Professor de Mahieu: The Viking/Templar Presence in South America from c 1150 AD.
These abbreviated passages are taken from El Imperio Vikingo de Tihuanacu (America before Columbus), Ediciones de la Casa de Tharsis, Cochabamba, Bolivia, 2013, p.88 to 105, reprinted from the original of 1978.
"Towards the end of the 12th century the Atlantic held no other interest for the Vikings in South America than being a way enabling them to re-establish contact with Europe. The best port for such a voyage would have been in the delta of the Amazon. There is no trace of one having been there unless it was used by the Portuguese colonizers as the foundation for their port at Bélem. Ports generally remain in the same places during the course of history.
"What testifies to the Viking presence in that region are the countless bits and pieces of ceramic disinterred on the great island of Marajó, some with runic symbols or crosses of Malta. The island, as large as Denmark, does not flood and is not suitable as a maritime base, but was useful as a transit stopover.
"On the north-east coast of Brazil between the Amazon and Cape San Roque the Vikings had a chain of ports each 300 to 500 kilometres apart with safe anchorages as in the home fjords and equipped with boat repair yards. The chain continued farther south along the coast to Santa Catarina.
"If one day a Viking boat would put to sea for Europe, it was guaranteed that its destination would be Dieppe in Normandy, opposite from where the ancestors sailed in 987 AD from the Danelaw. Many things would have changed over the intervening two centuries. The Danes had been thrown out by the Anglo-Saxons, but in 1066 the Normans had captured the region under Norman the Conqueror, Duke of Rouen.

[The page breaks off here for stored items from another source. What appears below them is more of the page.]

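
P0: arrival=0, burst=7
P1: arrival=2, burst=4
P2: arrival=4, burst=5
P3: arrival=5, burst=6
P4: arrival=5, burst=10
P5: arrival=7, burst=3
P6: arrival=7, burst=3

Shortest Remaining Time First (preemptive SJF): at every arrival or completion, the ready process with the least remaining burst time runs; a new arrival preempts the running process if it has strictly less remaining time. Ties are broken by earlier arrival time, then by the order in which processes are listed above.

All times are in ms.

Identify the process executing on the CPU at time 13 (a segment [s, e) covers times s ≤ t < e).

Gantt: | P0 0-2 | P1 2-6 | P0 6-7 | P5 7-10 | P6 10-13 | P0 13-17 | P2 17-22 | P3 22-28 | P4 28-38 |
Completion: P0=17  P1=6  P2=22  P3=28  P4=38  P5=10  P6=13
Turnaround (C−A): P0=17  P1=4  P2=18  P3=23  P4=33  P5=3  P6=6

P0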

"Paradoxically then, the Vikings of Tiahuanacu would find themselves in a known country. Certainly by now the Normans would speak only French but the people would use a patois of Danish and Anglo-Saxon probably not much different from the Schleswig dialect spoken by recent Viking arrivals in Brazil. Both England and Normandy had the same king and so the Viking boat would have headed for the Norman coast closest to the English coast, and a port which would be maintaining links to Denmark with no shortage of interpreters. We know that it arrived for the following reasons.
"The Vikings of coastal South America had no reason to hide their knowledge from their European cousins, and so they allowed the authorities at Dieppe to copy their famed map of the South American coasts. They also spoke of the riches in gold, silver and timber to be found in the immense Viking Empire.
"In the 12th century, the Knights Templar Order was all powerful, having developed surprisingly rapidly. In less than a century it had funded a large number of immense cathdrals and churches. Where was the money coming from next? Roman coins had now been used up, the crusaders brought some silver coins from Palestine where they had more value than gold, but not much. There was no silver mine in operation in Europe. Those in Germany were not yet open, those in Russia as yet unknown. The small quantity of silver that the Templars were managing to mint was a "Secret of the Temple" and came from North America.